An Introduction to Manifolds by Tu is a very approachable book that will get you up to Stokes. Might as well get the full version of Stokes on manifolds not just in analysis. From here you can go on to books by Ramanan, Michor, or Sharpe.

A Guide to Distribution Theory and Fourier Transforms by Strichartz was my introduction to Fourier analysis in undergrad. Probably helps to have some prior Fourier experience in a complex analysis or PDE course.

Bartle's Elements of Integration and Legesgue Measure is great for measure theory. Pretty short too.

Intro to Functional Analysis by Kreysig is an amazing introduction to functional analysis. Don't know why you'd learn it from any other book. Afterwards you can go on to functional books by Brezis, Lax, or Helemskii.

It depends on where they are and what the purpose is. If you are trying to discourage them (and there might be valid reasons to do that), I'd say try measure theory.

Maybe use the Bartle book.

That would give them a taste for how abstract things can get and also drive home the point tiny books can require a lot o work.

On the other hand, if you want to do something that will help them, they An Introduction to Mathematical Reasoning.

It won't break the bank and, despite a few small typos, covers a lot material fairly gently.

You've taken some sort of analysis course already? A lot of real analysis textbooks will cover Lebesgue integration to an extent.

Some good introductions to analysis that include content on Lebesgue integration:

Walter Rudin, principle of mathematical analysis, I think it is heavily focused on the real numbers, but a fantastic book to go through regardless. Introduces Lebesgue integration as of at least the 2nd edition (the Lebesgue theory seems to be for a more general space, not just real functions).

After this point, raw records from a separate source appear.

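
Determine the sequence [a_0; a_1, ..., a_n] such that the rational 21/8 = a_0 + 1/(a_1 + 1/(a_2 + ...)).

[2; 1, 1, 1, 2]

Run the Euclidean algorithm on 21 and 8; the successive quotients are the partial quotients a_0, a_1, ... (each step inverts the fractional part left over by the previous one):
  21 = 2*8 + 5, so a_0 = 2.
  8 = 1*5 + 3, so a_1 = 1.
  5 = 1*3 + 2, so a_2 = 1.
  3 = 1*2 + 1, so a_3 = 1.
  2 = 2*1 + 0, so a_4 = 2.
The remainder reaches 0 after 5 divisions, so the expansion has 5 partial quotients, read off in order.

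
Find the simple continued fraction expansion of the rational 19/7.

[2; 1, 2, 2]

Run the Euclidean algorithm on 19 and 7; the successive quotients are the partial quotients a_0, a_1, ... (each step inverts the fractional part left over by the previous one):
  19 = 2*7 + 5, so a_0 = 2.
  7 = 1*5 + 2, so a_1 = 1.
  5 = 2*2 + 1, so a_2 = 2.
  2 = 2*1 + 0, so a_3 = 2.
The remainder reaches 0 after 4 divisions, so the expansion has 4 partial quotients, read off in order.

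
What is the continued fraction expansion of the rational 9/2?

Run the Euclidean algorithm on 9 and 2; the successive quotients are the partial quotients a_0, a_1, ... (each step inverts the fractional part left over by the previous one):
  9 = 4*2 + 1, so a_0 = 4.
  2 = 2*1 + 0, so a_1 = 2.
The remainder reaches 0 after 2 divisions, so the expansion has 2 partial quotients, read off in order.

[4; 2]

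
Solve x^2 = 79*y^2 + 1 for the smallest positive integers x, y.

First expand sqrt(79) as a continued fraction. With x_i = (sqrt(79) + m_i)/d_i and (m_0, d_0) = (0, 1): a_0 = floor(sqrt(79)) = 8, since 8^2 = 64 <= 79 < 81 = 9^2.
Iterate m_{i+1} = d_i*a_i - m_i, d_{i+1} = (79 - m_{i+1}^2)/d_i, a_{i+1} = floor((a_0 + m_{i+1})/d_{i+1}):
  m_1 = 1*8 - 0 = 8, d_1 = (79 - 8^2)/1 = 15/1 = 15, a_1 = floor((8 + 8)/15) = 1.
  m_2 = 15*1 - 8 = 7, d_2 = (79 - 7^2)/15 = 30/15 = 2, a_2 = floor((8 + 7)/2) = 7.
  m_3 = 2*7 - 7 = 7, d_3 = (79 - 7^2)/2 = 30/2 = 15, a_3 = floor((8 + 7)/15) = 1.
  m_4 = 15*1 - 7 = 8, d_4 = (79 - 8^2)/15 = 15/15 = 1, a_4 = floor((8 + 8)/1) = 16.
  m_5 = 1*16 - 8 = 8, d_5 = (79 - 8^2)/1 = 15/1 = 15: (m_5, d_5) = (m_1, d_1) = (8, 15), so from here the quotients repeat a_1, ..., a_4; the period length is 4.
So sqrt(79) = [8; (1, 7, 1, 16)] with period length k = 4.
k is even, so the fundamental solution of x^2 - 79y^2 = 1 is (p_{k-1}, q_{k-1}) = (p_3, q_3); compute convergents through index 3.
Convergents (p_i = a_i*p_{i-1} + p_{i-2}, q_i = a_i*q_{i-1} + q_{i-2} with p_{-2}=0, p_{-1}=1, q_{-2}=1, q_{-1}=0):
  i=0: a_0=8, p_0 = 8*1 + 0 = 8, q_0 = 8*0 + 1 = 1.
  i=1: a_1=1, p_1 = 1*8 + 1 = 9, q_1 = 1*1 + 0 = 1.
  i=2: a_2=7, p_2 = 7*9 + 8 = 71, q_2 = 7*1 + 1 = 8.
  i=3: a_3=1, p_3 = 1*71 + 9 = 80, q_3 = 1*8 + 1 = 9.
Check: 80^2 - 79*9^2 = 6400 - 6399 = 1, so (x, y) = (80, 9) solves the equation, and by the theorem it is the least positive solution.

(x, y) = (80, 9)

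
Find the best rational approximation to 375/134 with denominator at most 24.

Expand x = 375/134 as a continued fraction with the Euclidean algorithm:
  375 = 2*134 + 107, so a_0 = 2.
  134 = 1*107 + 27, so a_1 = 1.
  107 = 3*27 + 26, so a_2 = 3.
  27 = 1*26 + 1, so a_3 = 1.
  26 = 26*1 + 0, so a_4 = 26.
so x = [2; 1, 3, 1, 26].
Convergents (p_i = a_i*p_{i-1} + p_{i-2}, q_i = a_i*q_{i-1} + q_{i-2} with p_{-2}=0, p_{-1}=1, q_{-2}=1, q_{-1}=0), until the denominator exceeds 24:
  i=0: a_0=2, p_0 = 2*1 + 0 = 2, q_0 = 2*0 + 1 = 1.
  i=1: a_1=1, p_1 = 1*2 + 1 = 3, q_1 = 1*1 + 0 = 1.
  i=2: a_2=3, p_2 = 3*3 + 2 = 11, q_2 = 3*1 + 1 = 4.
  i=3: a_3=1, p_3 = 1*11 + 3 = 14, q_3 = 1*4 + 1 = 5.
  i=4: a_4=26, p_4 = 26*14 + 11 = 375, q_4 = 26*5 + 4 = 134.
q_4 = 134 > 24, so the last convergent with denominator <= 24 is p_3/q_3 = 14/5.
The closest fraction with denominator <= 24 is either p_3/q_3 or the intermediate fraction (k*p_3 + p_2)/(k*q_3 + q_2) with the largest k >= 1 whose denominator stays <= 24; these approach x as k grows, and every other convergent or intermediate fraction in range is farther away.
Largest k: floor((24 - q_2)/q_3) = floor((24 - 4)/5) = 4.
That gives (4*14 + 11)/(4*5 + 4) = 67/24.
Compare the errors: |x - 14/5| = |375*5 - 14*134|/(134*5) = 1/670, and |x - 67/24| = |375*24 - 67*134|/(134*24) = 22/3216.
Cross-multiplying, 1*3216 = 3216 < 14740 = 22*670, so 1/670 is smaller: the convergent 14/5 is closer to x than 67/24.

14/5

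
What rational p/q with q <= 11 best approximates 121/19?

Expand x = 121/19 as a continued fraction with the Euclidean algorithm:
  121 = 6*19 + 7, so a_0 = 6.
  19 = 2*7 + 5, so a_1 = 2.
  7 = 1*5 + 2, so a_2 = 1.
  5 = 2*2 + 1, so a_3 = 2.
  2 = 2*1 + 0, so a_4 = 2.
so x = [6; 2, 1, 2, 2].
Convergents (p_i = a_i*p_{i-1} + p_{i-2}, q_i = a_i*q_{i-1} + q_{i-2} with p_{-2}=0, p_{-1}=1, q_{-2}=1, q_{-1}=0), until the denominator exceeds 11:
  i=0: a_0=6, p_0 = 6*1 + 0 = 6, q_0 = 6*0 + 1 = 1.
  i=1: a_1=2, p_1 = 2*6 + 1 = 13, q_1 = 2*1 + 0 = 2.
  i=2: a_2=1, p_2 = 1*13 + 6 = 19, q_2 = 1*2 + 1 = 3.
  i=3: a_3=2, p_3 = 2*19 + 13 = 51, q_3 = 2*3 + 2 = 8.
  i=4: a_4=2, p_4 = 2*51 + 19 = 121, q_4 = 2*8 + 3 = 19.
q_4 = 19 > 11, so the last convergent with denominator <= 11 is p_3/q_3 = 51/8.
The closest fraction with denominator <= 11 is either p_3/q_3 or the intermediate fraction (k*p_3 + p_2)/(k*q_3 + q_2) with the largest k >= 1 whose denominator stays <= 11; these approach x as k grows, and every other convergent or intermediate fraction in range is farther away.
Largest k: floor((11 - q_2)/q_3) = floor((11 - 3)/8) = 1.
That gives (1*51 + 19)/(1*8 + 3) = 70/11.
Compare the errors: |x - 51/8| = |121*8 - 51*19|/(19*8) = 1/152, and |x - 70/11| = |121*11 - 70*19|/(19*11) = 1/209.
Cross-multiplying, 1*152 = 152 < 209 = 1*209, so 1/209 is smaller: the intermediate fraction 70/11 is closer to x than 51/8.

70/11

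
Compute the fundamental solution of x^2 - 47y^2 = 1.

(x, y) = (48, 7)

First expand sqrt(47) as a continued fraction. With x_i = (sqrt(47) + m_i)/d_i and (m_0, d_0) = (0, 1): a_0 = floor(sqrt(47)) = 6, since 6^2 = 36 <= 47 < 49 = 7^2.
Iterate m_{i+1} = d_i*a_i - m_i, d_{i+1} = (47 - m_{i+1}^2)/d_i, a_{i+1} = floor((a_0 + m_{i+1})/d_{i+1}):
  m_1 = 1*6 - 0 = 6, d_1 = (47 - 6^2)/1 = 11/1 = 11, a_1 = floor((6 + 6)/11) = 1.
  m_2 = 11*1 - 6 = 5, d_2 = (47 - 5^2)/11 = 22/11 = 2, a_2 = floor((6 + 5)/2) = 5.
  m_3 = 2*5 - 5 = 5, d_3 = (47 - 5^2)/2 = 22/2 = 11, a_3 = floor((6 + 5)/11) = 1.
  m_4 = 11*1 - 5 = 6, d_4 = (47 - 6^2)/11 = 11/11 = 1, a_4 = floor((6 + 6)/1) = 12.
  m_5 = 1*12 - 6 = 6, d_5 = (47 - 6^2)/1 = 11/1 = 11: (m_5, d_5) = (m_1, d_1) = (6, 11), so from here the quotients repeat a_1, ..., a_4; the period length is 4.
So sqrt(47) = [6; (1, 5, 1, 12)] with period length k = 4.
k is even, so the fundamental solution of x^2 - 47y^2 = 1 is (p_{k-1}, q_{k-1}) = (p_3, q_3); compute convergents through index 3.
Convergents (p_i = a_i*p_{i-1} + p_{i-2}, q_i = a_i*q_{i-1} + q_{i-2} with p_{-2}=0, p_{-1}=1, q_{-2}=1, q_{-1}=0):
  i=0: a_0=6, p_0 = 6*1 + 0 = 6, q_0 = 6*0 + 1 = 1.
  i=1: a_1=1, p_1 = 1*6 + 1 = 7, q_1 = 1*1 + 0 = 1.
  i=2: a_2=5, p_2 = 5*7 + 6 = 41, q_2 = 5*1 + 1 = 6.
  i=3: a_3=1, p_3 = 1*41 + 7 = 48, q_3 = 1*6 + 1 = 7.
Check: 48^2 - 47*7^2 = 2304 - 2303 = 1, so (x, y) = (48, 7) solves the equation, and by the theorem it is the least positive solution.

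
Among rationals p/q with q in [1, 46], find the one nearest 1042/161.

233/36

Expand x = 1042/161 as a continued fraction with the Euclidean algorithm:
  1042 = 6*161 + 76, so a_0 = 6.
  161 = 2*76 + 9, so a_1 = 2.
  76 = 8*9 + 4, so a_2 = 8.
  9 = 2*4 + 1, so a_3 = 2.
  4 = 4*1 + 0, so a_4 = 4.
so x = [6; 2, 8, 2, 4].
Convergents (p_i = a_i*p_{i-1} + p_{i-2}, q_i = a_i*q_{i-1} + q_{i-2} with p_{-2}=0, p_{-1}=1, q_{-2}=1, q_{-1}=0), until the denominator exceeds 46:
  i=0: a_0=6, p_0 = 6*1 + 0 = 6, q_0 = 6*0 + 1 = 1.
  i=1: a_1=2, p_1 = 2*6 + 1 = 13, q_1 = 2*1 + 0 = 2.
  i=2: a_2=8, p_2 = 8*13 + 6 = 110, q_2 = 8*2 + 1 = 17.
  i=3: a_3=2, p_3 = 2*110 + 13 = 233, q_3 = 2*17 + 2 = 36.
  i=4: a_4=4, p_4 = 4*233 + 110 = 1042, q_4 = 4*36 + 17 = 161.
q_4 = 161 > 46, so the last convergent with denominator <= 46 is p_3/q_3 = 233/36.
The closest fraction with denominator <= 46 is either p_3/q_3 or the intermediate fraction (k*p_3 + p_2)/(k*q_3 + q_2) with the largest k >= 1 whose denominator stays <= 46; these approach x as k grows, and every other convergent or intermediate fraction in range is farther away.
Largest k: floor((46 - q_2)/q_3) = floor((46 - 17)/36) = 0.
Since k = 0, no intermediate fraction beyond p_3/q_3 has denominator <= 46, so the convergent 233/36 is the closest (its error is |1042*36 - 233*161|/(161*36) = 1/5796).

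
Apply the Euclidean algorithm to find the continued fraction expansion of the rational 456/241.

[1; 1, 8, 3, 1, 2, 2]

Run the Euclidean algorithm on 456 and 241; the successive quotients are the partial quotients a_0, a_1, ... (each step inverts the fractional part left over by the previous one):
  456 = 1*241 + 215, so a_0 = 1.
  241 = 1*215 + 26, so a_1 = 1.
  215 = 8*26 + 7, so a_2 = 8.
  26 = 3*7 + 5, so a_3 = 3.
  7 = 1*5 + 2, so a_4 = 1.
  5 = 2*2 + 1, so a_5 = 2.
  2 = 2*1 + 0, so a_6 = 2.
The remainder reaches 0 after 7 divisions, so the expansion has 7 partial quotients, read off in order.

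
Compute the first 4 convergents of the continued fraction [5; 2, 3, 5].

5/1, 11/2, 38/7, 201/37

Using the convergent recurrence p_i = a_i*p_{i-1} + p_{i-2}, q_i = a_i*q_{i-1} + q_{i-2} with p_{-2}=0, p_{-1}=1, q_{-2}=1, q_{-1}=0:
  i=0: a_0=5, p_0 = 5*1 + 0 = 5, q_0 = 5*0 + 1 = 1.
  i=1: a_1=2, p_1 = 2*5 + 1 = 11, q_1 = 2*1 + 0 = 2.
  i=2: a_2=3, p_2 = 3*11 + 5 = 38, q_2 = 3*2 + 1 = 7.
  i=3: a_3=5, p_3 = 5*38 + 11 = 201, q_3 = 5*7 + 2 = 37.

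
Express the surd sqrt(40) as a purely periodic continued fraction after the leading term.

Write x_i = (sqrt(40) + m_i)/d_i with (m_0, d_0) = (0, 1). a_0 = floor(sqrt(40)) = 6, since 6^2 = 36 <= 40 < 49 = 7^2.
Iterate m_{i+1} = d_i*a_i - m_i, d_{i+1} = (40 - m_{i+1}^2)/d_i, a_{i+1} = floor((a_0 + m_{i+1})/d_{i+1}):
  m_1 = 1*6 - 0 = 6, d_1 = (40 - 6^2)/1 = 4/1 = 4, a_1 = floor((6 + 6)/4) = 3.
  m_2 = 4*3 - 6 = 6, d_2 = (40 - 6^2)/4 = 4/4 = 1, a_2 = floor((6 + 6)/1) = 12.
  m_3 = 1*12 - 6 = 6, d_3 = (40 - 6^2)/1 = 4/1 = 4: (m_3, d_3) = (m_1, d_1) = (6, 4), so from here the quotients repeat a_1, a_2; the period length is 2.
Hence the expansion of sqrt(40) is a_0 = 6 followed by the repeating block 3, 12 (period 2).

[6; (3, 12)]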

Rudin also has a more advanced book, Real and Complex Analysis, which I believe will cover Lebesgue integration, Fourier series and (obviously) covers complex analysis.

Carothers Real Analysis is the book I did my introductory real analysis course with. It does the typical content (metric spaces, compactness, connectedness, continuity, function spaces), it has a chapter on Fourier series, and a section (5 chapters) on Lebesgue integration.

Royden's real analysis I believe covers very similar topics and again has a long and detailed section on Lebesgue integration. No experience with it, recommended for my upcoming graduate analysis course.

Bartle, Elements of Integration is a full book on Lebesgue integration. Again, haven't read it yet, recommended for my upcoming course. It is supposed to be a classic on the topic from what I've heard.

My prof recommended me Bartle